Border villagers play cards as they sit near a Indian post at Chandu Chak village of Ranbir Singh Pura sector near the India-Pakistan international border, about 35km from Jammu on February 28, 2019 in Jammu, India.

Nitin Kanotra | Hindustan Times | Getty Images

India’s government on Monday revoked the special status of Kashmir in a bid to fully integrate its only Muslim-majority region with the rest of the country, the most far-reaching move on the troubled Himalayan territory in nearly seven decades.

Interior Minister Amit Shah told parliament the federal government would scrap Article 370, a constitutional provision that grants special status for disputed Kashmir and allows the Indian state of Jammu and Kashmir to make its own laws.

“The entire constitution will be applicable to Jammu and Kashmir state,” Shah said, ending the state’s rights to make its own laws. In a subsequent order, India’s president approved the government’s changes.

The step would also mean revocation of a bar on property purchases by people from outside the state.

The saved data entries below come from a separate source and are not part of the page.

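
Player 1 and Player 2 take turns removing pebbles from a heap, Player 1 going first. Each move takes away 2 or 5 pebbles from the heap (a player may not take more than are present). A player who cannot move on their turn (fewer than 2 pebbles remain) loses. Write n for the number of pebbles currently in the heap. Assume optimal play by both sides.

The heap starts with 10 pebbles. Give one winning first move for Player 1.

Remove 2, leaving 8.

Use the standard recursion: the mover loses at a terminal position; elsewhere, the mover wins exactly when some move hands the opponent an L position.
n=0: no move → L
n=1: no move → L
n=2: can move to 0, which is L ⇒ W
n=3: can move to 1, which is L ⇒ W
n=4: the only move is to 2(W), a W ⇒ L
n=5: can move to 0, which is L ⇒ W
n=6: can move to 4, which is L ⇒ W
n=7: moves to 5(W), 2(W); every one is W ⇒ L
n=8: moves to 6(W), 3(W); every one is W ⇒ L
n=9: can move to 7, which is L ⇒ W
n=10: can move to 8, which is L ⇒ W
From 10, the L positions reachable in one move are: 8.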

Such plans have in the past provoked warnings of a backlash in Kashmir, which is claimed by both India and Pakistan.

The law had also reserved state government jobs for residents, as well as college places, in an effort to keep the state from being overrun by people from the rest of India.

Prime Minister Narendra Modi’s ruling party had pushed for an end to Kashmir’s special constitutional status, arguing that such laws had hindered its integration with the rest of India. 

Political leaders in Kashmir had warned that repeal of the law would trigger widespread unrest.

Since last year, Kashmir has been ruled by the Indian federal government, after Modi’s Hindu nationalist Bharatiya Janata Party (BJP) withdrew from a coalition there with a regional party.

Monday’s announcement came hours after authorities launched a clampdown in Kashmir by suspending telephone services and placing state leaders under house arrest. 

Telephone and internet services were suspended early on Monday, and state leaders wrote on Twitter that they had been put under house arrest.

On Sunday, a meeting of regional parties had vowed to safeguard the region’s special status, saying any move to scrap the privilege would amount to aggression against the people of the state.

Tension had risen since Friday, when Indian officials issued an alert over possible militant attacks by Pakistan-based groups.

Pakistan has rejected those assertions, but thousands of alarmed Indian tourists, pilgrims and workers streamed out of the region over the weekend.